Augusto Diniz
Augusto Diniz

Um Dia das Mães diferente. Para quem?

Movimento em lojas de Campinas aumentou no sábado, 9, isolamento social no Estado caiu para índice abaixo de 38% e muita gente vai visitar parente hoje

Hoje é dia de escolher: vamos guardar a vontade de matar a saudade de nossas mães para preservar a vida daqueles que amamos ou é melhor o abraço hoje sem saber como será o amanhã sem elas? | Foto: Reprodução

Neste domingo, 10, como todo mundo já sabe, comemoramos o Dia das Mães. Geralmente saímos de casa para comprar um presente como forma de lembrar de uma das pessoas que mais amamos. Mas será que vale a pena colocar a vida dela em risco porque estamos com saudade do abraço e de passar mais tempo perto logo agora, quando não sabemos como será o amanhã?

Para muita gente, ficou nítido que a preocupação com o próximo não existe. Com toda a informação disponível dos riscos de transmissão do novo coronavírus mesmo sem manifestação de sintomas – basta apenas falar perto de alguém -, uma multidão foi às compras ontem nas ruas e avenidas de Campinas, em Goiânia.

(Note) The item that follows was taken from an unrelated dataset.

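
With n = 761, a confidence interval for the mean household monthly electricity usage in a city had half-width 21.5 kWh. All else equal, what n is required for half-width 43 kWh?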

Isso um dia depois da fiscalização municipal de sexta-feira, 8, que multou e fechou lojas que funcionavam em descumprimento ao decreto da Prefeitura de Goiânia que estabeleceu medidas de prevenção, segurança e restrição às atividades econômicas.

Todos entendemos. A rotina de só sair de casa para ir ao trabalho, fazer a compra da semana no supermercado, passar na farmácia ou encarar a fila da Caixa atrás do auxílio emergencial de R$ 600 que ainda não foi liberado na conta é cansativa. O tédio bate, dá vontade de ir para a rua, fazer uma caminhada, visitar os parentes. No Dia das Mães então!

Irresponsabilidade

É por isso que temos notado a irresponsabilidade falar mais alto do que a prudência. Presenciei vizinhos em uma festa madrugada adentro felizes a cantas. Devemos deixar de comemorar a vida? Jamais. Mas se há um risco, que não é pequeno, de colocar amigos e parentes em leitos de hospitais ou, no pior dos casos, em caixões, pela gravidade da Covid-19, por que eu pensaria só em mim e faria tudo o que estou com saudade?

Sim. A vida está momentaneamente diferente. Menos saudável, mais virtual, menos próxima, mais fria, distante, impessoal, sem necessidade de trocar de roupa para trabalhar ou pentear o cabelo para receber uma visita. Até porque ninguém com o mínimo de consciência vai tocar sua campainha ou interfone. No máximo fará uma ligação de vídeo no celular ou alguma plataforma de comunicação na internet.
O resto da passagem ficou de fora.